Archaeologists have discovered the remains of a medieval whip in the grounds of Rufford Abbey.
The pieces are believed to be a monastic copper scourge – and are one of only four in the country.
Scourges, or whips, were woven copper-alloy wires braided together and used by people in the middle ages to chastise themselves.
It is believed the Cistercian monks who lived at the abbey in the 1300s may have used the scourges to whip themselves in an attempt to keep the Black Death at bay.
Nottinghamshire County Council community archaeologists made the find underneath a meadow at the site.
It had a stain of green colouring the soil surrounding the copper metal, but recent tests have only just revealed its significance.
Similarities with the scourge on display at Rievaulx Abbey in North Yorkshire led archaeologists Emily Gillott, and Lorraine Horsley to make the connection and they have now had confirmation of its significance. A third similar scourge had previously been found at Grovebury Priory, Bedfordshire, with the fourth found at Roche Abbey, South Yorkshire.

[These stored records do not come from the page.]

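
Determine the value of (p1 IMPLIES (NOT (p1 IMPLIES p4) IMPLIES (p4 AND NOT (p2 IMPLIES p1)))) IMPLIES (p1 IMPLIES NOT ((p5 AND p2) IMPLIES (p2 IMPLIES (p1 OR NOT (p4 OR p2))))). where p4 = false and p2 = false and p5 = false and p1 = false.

Substituting p4=false, p2=false, p5=false, p1=false:
p1 IMPLIES p4 = false IMPLIES false = true
NOT (p1 IMPLIES p4) = NOT true = false
p2 IMPLIES p1 = false IMPLIES false = true
NOT (p2 IMPLIES p1) = NOT true = false
p4 AND NOT (p2 IMPLIES p1) = false AND false = false
NOT (p1 IMPLIES p4) IMPLIES (p4 AND NOT (p2 IMPLIES p1)) = false IMPLIES false = true
p1 IMPLIES (NOT (p1 IMPLIES p4) IMPLIES (p4 AND NOT (p2 IMPLIES p1))) = false IMPLIES true = true
p5 AND p2 = false AND false = false
p4 OR p2 = false OR false = false
NOT (p4 OR p2) = NOT false = true
p1 OR NOT (p4 OR p2) = false OR true = true
p2 IMPLIES (p1 OR NOT (p4 OR p2)) = false IMPLIES true = true
(p5 AND p2) IMPLIES (p2 IMPLIES (p1 OR NOT (p4 OR p2))) = false IMPLIES true = true
NOT ((p5 AND p2) IMPLIES (p2 IMPLIES (p1 OR NOT (p4 OR p2)))) = NOT true = false
p1 IMPLIES NOT ((p5 AND p2) IMPLIES (p2 IMPLIES (p1 OR NOT (p4 OR p2)))) = false IMPLIES false = true
(p1 IMPLIES (NOT (p1 IMPLIES p4) IMPLIES (p4 AND NOT (p2 IMPLIES p1)))) IMPLIES (p1 IMPLIES NOT ((p5 AND p2) IMPLIES (p2 IMPLIES (p1 OR NOT (p4 OR p2))))) = true IMPLIES true = true

true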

Glyn Coppack, a medieval specialist, said: “There must be a number of unidentified scourges from monastic excavations. However, apart from the one from Grovebury, I have not seen any others myself.
“I suspect they are very rare indeed. This is an exceptional find.”
Councillor John Knight, culture committee chairman, said: “Each archaeological dig at Rufford Abbey unearths something new about its remarkable history and this is another fascinating discovery which helps us to build a picture of what life could have been like for the monks living in the abbey during the dark days of the Black Death and its aftermath.”